Accurate and Efficient Solution of the Smoluchowski Equation

Abstract: The probability density function (PDF) of the relative position of molecules diffusing independently in three dimensional space according to Brownian motion and reacting with a certain probability when any two of them collide is given by the Smoluchowski equation. The PDF is used to sample particle positions in simulations of reaction-diffusion processes by particle-based simulation methods, like Green's Function Reaction Dynamics (GFRD) proposed by van Zon and ten Wolde.

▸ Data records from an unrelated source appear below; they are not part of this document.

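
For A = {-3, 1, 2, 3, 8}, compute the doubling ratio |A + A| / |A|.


|A| = 5.
Compute A + A by enumerating all 25 pairs.
A + A = {-6, -2, -1, 0, 2, 3, 4, 5, 6, 9, 10, 11, 16}, so |A + A| = 13.
K = |A + A| / |A| = 13/5 (already in lowest terms) ≈ 2.6000.
Reference: AP of size 5 gives K = 9/5 ≈ 1.8000; a fully generic set of size 5 gives K ≈ 3.0000.

|A| = 5, |A + A| = 13, K = 13/5.


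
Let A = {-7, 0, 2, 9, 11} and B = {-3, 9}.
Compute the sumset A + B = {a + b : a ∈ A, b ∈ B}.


A + B = {a + b : a ∈ A, b ∈ B}.
Enumerate all |A|·|B| = 5·2 = 10 pairs (a, b) and collect distinct sums.
a = -7: -7+-3=-10, -7+9=2
a = 0: 0+-3=-3, 0+9=9
a = 2: 2+-3=-1, 2+9=11
a = 9: 9+-3=6, 9+9=18
a = 11: 11+-3=8, 11+9=20
Collecting distinct sums: A + B = {-10, -3, -1, 2, 6, 8, 9, 11, 18, 20}
|A + B| = 10

A + B = {-10, -3, -1, 2, 6, 8, 9, 11, 18, 20}


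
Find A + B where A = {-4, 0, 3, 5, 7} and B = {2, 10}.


A + B = {a + b : a ∈ A, b ∈ B}.
Enumerate all |A|·|B| = 5·2 = 10 pairs (a, b) and collect distinct sums.
a = -4: -4+2=-2, -4+10=6
a = 0: 0+2=2, 0+10=10
a = 3: 3+2=5, 3+10=13
a = 5: 5+2=7, 5+10=15
a = 7: 7+2=9, 7+10=17
Collecting distinct sums: A + B = {-2, 2, 5, 6, 7, 9, 10, 13, 15, 17}
|A + B| = 10

A + B = {-2, 2, 5, 6, 7, 9, 10, 13, 15, 17}


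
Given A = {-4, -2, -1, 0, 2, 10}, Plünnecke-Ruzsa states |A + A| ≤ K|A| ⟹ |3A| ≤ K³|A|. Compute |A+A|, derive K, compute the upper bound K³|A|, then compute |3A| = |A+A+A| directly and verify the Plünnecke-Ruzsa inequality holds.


|A| = 6.
Step 1: Compute A + A by enumerating all 36 pairs.
A + A = {-8, -6, -5, -4, -3, -2, -1, 0, 1, 2, 4, 6, 8, 9, 10, 12, 20}, so |A + A| = 17.
Step 2: Doubling constant K = |A + A|/|A| = 17/6 = 17/6 ≈ 2.8333.
Step 3: Plünnecke-Ruzsa gives |3A| ≤ K³·|A| = (2.8333)³ · 6 ≈ 136.4722.
Step 4: Compute 3A = A + A + A directly by enumerating all triples (a,b,c) ∈ A³; |3A| = 31.
Step 5: Check 31 ≤ 136.4722? Yes ✓.

K = 17/6, Plünnecke-Ruzsa bound K³|A| ≈ 136.4722, |3A| = 31, inequality holds.


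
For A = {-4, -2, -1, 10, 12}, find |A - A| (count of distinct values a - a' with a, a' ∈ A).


A - A = {a - a' : a, a' ∈ A}; |A| = 5.
Bounds: 2|A|-1 ≤ |A - A| ≤ |A|² - |A| + 1, i.e. 9 ≤ |A - A| ≤ 21.
Note: 0 ∈ A - A always (from a - a). The set is symmetric: if d ∈ A - A then -d ∈ A - A.
Enumerate nonzero differences d = a - a' with a > a' (then include -d):
Positive differences: {1, 2, 3, 11, 12, 13, 14, 16}
Full difference set: {0} ∪ (positive diffs) ∪ (negative diffs).
|A - A| = 1 + 2·8 = 17 (matches direct enumeration: 17).

|A - A| = 17


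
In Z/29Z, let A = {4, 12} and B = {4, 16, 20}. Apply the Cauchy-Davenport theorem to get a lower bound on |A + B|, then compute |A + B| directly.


Cauchy-Davenport: |A + B| ≥ min(p, |A| + |B| - 1) for A, B nonempty in Z/pZ.
|A| = 2, |B| = 3, p = 29.
CD lower bound = min(29, 2 + 3 - 1) = min(29, 4) = 4.
Compute A + B mod 29 directly:
a = 4: 4+4=8, 4+16=20, 4+20=24
a = 12: 12+4=16, 12+16=28, 12+20=3
A + B = {3, 8, 16, 20, 24, 28}, so |A + B| = 6.
Verify: 6 ≥ 4? Yes ✓.

CD lower bound = 4, actual |A + B| = 6.


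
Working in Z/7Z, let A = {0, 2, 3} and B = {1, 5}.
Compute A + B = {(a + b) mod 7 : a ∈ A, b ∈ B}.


Work in Z/7Z: reduce every sum a + b modulo 7.
Enumerate all 6 pairs:
a = 0: 0+1=1, 0+5=5
a = 2: 2+1=3, 2+5=0
a = 3: 3+1=4, 3+5=1
Distinct residues collected: {0, 1, 3, 4, 5}
|A + B| = 5 (out of 7 total residues).

A + B = {0, 1, 3, 4, 5}


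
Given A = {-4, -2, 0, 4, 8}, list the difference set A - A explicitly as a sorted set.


A - A = {a - a' : a, a' ∈ A}.
Compute a - a' for each ordered pair (a, a'):
a = -4: -4--4=0, -4--2=-2, -4-0=-4, -4-4=-8, -4-8=-12
a = -2: -2--4=2, -2--2=0, -2-0=-2, -2-4=-6, -2-8=-10
a = 0: 0--4=4, 0--2=2, 0-0=0, 0-4=-4, 0-8=-8
a = 4: 4--4=8, 4--2=6, 4-0=4, 4-4=0, 4-8=-4
a = 8: 8--4=12, 8--2=10, 8-0=8, 8-4=4, 8-8=0
Collecting distinct values (and noting 0 appears from a-a):
A - A = {-12, -10, -8, -6, -4, -2, 0, 2, 4, 6, 8, 10, 12}
|A - A| = 13

A - A = {-12, -10, -8, -6, -4, -2, 0, 2, 4, 6, 8, 10, 12}


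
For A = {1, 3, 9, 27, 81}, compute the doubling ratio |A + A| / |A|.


|A| = 5.
Compute A + A by enumerating all 25 pairs.
A + A = {2, 4, 6, 10, 12, 18, 28, 30, 36, 54, 82, 84, 90, 108, 162}, so |A + A| = 15.
K = |A + A| / |A| = 15/5 = 3/1 ≈ 3.0000.
Reference: AP of size 5 gives K = 9/5 ≈ 1.8000; a fully generic set of size 5 gives K ≈ 3.0000.

|A| = 5, |A + A| = 15, K = 15/5 = 3/1.


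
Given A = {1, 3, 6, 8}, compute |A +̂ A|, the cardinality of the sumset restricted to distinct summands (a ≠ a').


Restricted sumset: A +̂ A = {a + a' : a ∈ A, a' ∈ A, a ≠ a'}.
Equivalently, take A + A and drop any sum 2a that is achievable ONLY as a + a for a ∈ A (i.e. sums representable only with equal summands).
Enumerate pairs (a, a') with a < a' (symmetric, so each unordered pair gives one sum; this covers all a ≠ a'):
  1 + 3 = 4
  1 + 6 = 7
  1 + 8 = 9
  3 + 6 = 9
  3 + 8 = 11
  6 + 8 = 14
Collected distinct sums: {4, 7, 9, 11, 14}
|A +̂ A| = 5
(Reference bound: |A +̂ A| ≥ 2|A| - 3 for |A| ≥ 2, with |A| = 4 giving ≥ 5.)

|A +̂ A| = 5


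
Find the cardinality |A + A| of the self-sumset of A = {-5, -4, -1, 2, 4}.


A + A = {a + a' : a, a' ∈ A}; |A| = 5.
General bounds: 2|A| - 1 ≤ |A + A| ≤ |A|(|A|+1)/2, i.e. 9 ≤ |A + A| ≤ 15.
Lower bound 2|A|-1 is attained iff A is an arithmetic progression.
Enumerate sums a + a' for a ≤ a' (symmetric, so this suffices):
a = -5: -5+-5=-10, -5+-4=-9, -5+-1=-6, -5+2=-3, -5+4=-1
a = -4: -4+-4=-8, -4+-1=-5, -4+2=-2, -4+4=0
a = -1: -1+-1=-2, -1+2=1, -1+4=3
a = 2: 2+2=4, 2+4=6
a = 4: 4+4=8
Distinct sums: {-10, -9, -8, -6, -5, -3, -2, -1, 0, 1, 3, 4, 6, 8}
|A + A| = 14

|A + A| = 14


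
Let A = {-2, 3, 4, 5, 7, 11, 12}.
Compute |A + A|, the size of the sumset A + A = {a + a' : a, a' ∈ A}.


A + A = {a + a' : a, a' ∈ A}; |A| = 7.
General bounds: 2|A| - 1 ≤ |A + A| ≤ |A|(|A|+1)/2, i.e. 13 ≤ |A + A| ≤ 28.
Lower bound 2|A|-1 is attained iff A is an arithmetic progression.
Enumerate sums a + a' for a ≤ a' (symmetric, so this suffices):
a = -2: -2+-2=-4, -2+3=1, -2+4=2, -2+5=3, -2+7=5, -2+11=9, -2+12=10
a = 3: 3+3=6, 3+4=7, 3+5=8, 3+7=10, 3+11=14, 3+12=15
a = 4: 4+4=8, 4+5=9, 4+7=11, 4+11=15, 4+12=16
a = 5: 5+5=10, 5+7=12, 5+11=16, 5+12=17
a = 7: 7+7=14, 7+11=18, 7+12=19
a = 11: 11+11=22, 11+12=23
a = 12: 12+12=24
Distinct sums: {-4, 1, 2, 3, 5, 6, 7, 8, 9, 10, 11, 12, 14, 15, 16, 17, 18, 19, 22, 23, 24}
|A + A| = 21

|A + A| = 21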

The GFRD algorithm is an event-driven algorithm, allowing the use of longer time steps, which is particularly efficient for simulating chemical reactions at low concentration in molecular biology. This study is based on the improved version of the GFRD algorithm developed by S. Hellander and P. Lötstedt, where the applicability of the algorithm is increased and computing the PDFs is simplified by using an operator splitting approach. The main idea is to split the spatial differential operator of the Smoluchowski equation into a radial part and an angular part, resulting in two one-dimensional time-dependent partial differential equations (PDEs) to be solved independently and sequentially. These equations can be solved analytically but the solutions are complicated and computationally expensive to evaluate. This thesis intends to compare the accuracy and efficiency of sampling the radial distance between two molecules and the relative angular position of the two molecules from directly evaluated exact PDFs or their finite difference approximations and interpolating the positions from precomputed tabulated data.